[SOLVED] UTF-8 in psycopg3

UTF-8 in psycopg3

I'm refactoring a python code base that is using psycopg2 to psycopg3.

The code has calls to <cursor>.mogrify() which is not present in psycopg3.

The code has something like this ensure that the strings are in UTF-8:

arg_str = cur.mogrify("(%s,%s,%s,%s,%s)", x)
args_list.append(arg_str)
args_str = b','.join(args_list).decode("utf-8")
cur.execute(insert_query + args_str)

In the new codebase, I added client_encoding="UTF8" to the psycopg.connect() call

Do I still need to do something like this ensure that strings will be in UTF8 when passing to execute()?

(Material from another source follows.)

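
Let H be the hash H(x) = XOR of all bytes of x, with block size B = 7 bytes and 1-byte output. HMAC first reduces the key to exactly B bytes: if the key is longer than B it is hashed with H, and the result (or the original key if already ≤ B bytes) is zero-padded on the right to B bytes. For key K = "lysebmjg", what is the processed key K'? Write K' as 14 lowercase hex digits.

01000000000000

|K| = 8 > B = 7, so first hash the key.
H(K): XOR 6c⊕79⊕73⊕65⊕62⊕6d⊕6a⊕67 = 01.
Zero-pad H(K) = 01 to 7 bytes: K' = 01 00 00 00 00 00 00.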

cur.execute("INSERT INTO data(name) values (%s)", name.encode("utf-8").decode())

Solution

The right way to handle encoding in both psycopg2 and psycopg3 is to

set the encoding on the connection or via SET client_encoding TO ...
pass str values to cursor.execute and let the connector handle encoding (and decoding)

So the correct code using psycopg3 is

cur.execute("INSERT INTO data(name) values (%s)", (name,))

See the docs for string adaptation.

The psycopg2 code in the question seems to be unnecessarily complicated, something like this would have worked just as well (assuming Python3):

x = ('a', 'b', 'c', 'd', 'e')
placeholders = ','.join(['%s'] * len(x))
insert_query = """INSERT INTO tbl (c1, c2, c3, c4, c5) VALUES ({})""".format(placeholders)
cur.execute(insert_query, args)